Women are learning to drive in Saudi Arabia.
For the first time in the country’s history, women are signing up for driving lessons. Women had historically been banned from driving in the deeply conservative nation, but that’s all set to change thanks to recent reforms by the Saudi ruler, King Salman.
Saudi Arabia is the only country in the world to ban women from driving.
However, in June, the ban will be lifted and women in the oil-rich Middle Eastern country will be able to drive legally for the first time. And some are getting a head start by enlisting in driving lessons early.
"Never, never,” driving student Fatmah Almardof told Reuters when asked if she ever thought she’d be able to drive. “I thought 10 years later women were going to drive, not now."
“When I heard about it, I was just shocked. I was so happy. I was so excited!"
In a country without any real system of public transportation, the ability to drive is often the difference between employment or remaining jobless. Saudi Arabia’s unemployment remains stubbornly high at 12.7 percent according to Al Jazeera, with a vast majority of those looking for work being women.
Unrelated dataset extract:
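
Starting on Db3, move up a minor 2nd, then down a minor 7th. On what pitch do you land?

Fb2

Up a minor second from Db3: Ebb3 (1 semitone up).
Down a minor seventh from Ebb3: Fb2 (10 semitones down).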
Over 1 million women in the nation of 32 million are currently looking for work, according to recent official figures. While many women are hoping that the ability to drive will come with a job, for most aspiring drivers a set of wheels brings the promise of independence.
"Driving for me is true freedom and independence," said Fatmah Haroon, another driving student at the all-female campus of Effat University in the city of Jiddah.
Although women will be able to drive come June, they’ll still need permission from a male guardian in order to travel according to the country’s deeply patriarchal guardianship laws. But it’s a start from a country where being a woman behind the wheel was enough to get you arrested until now.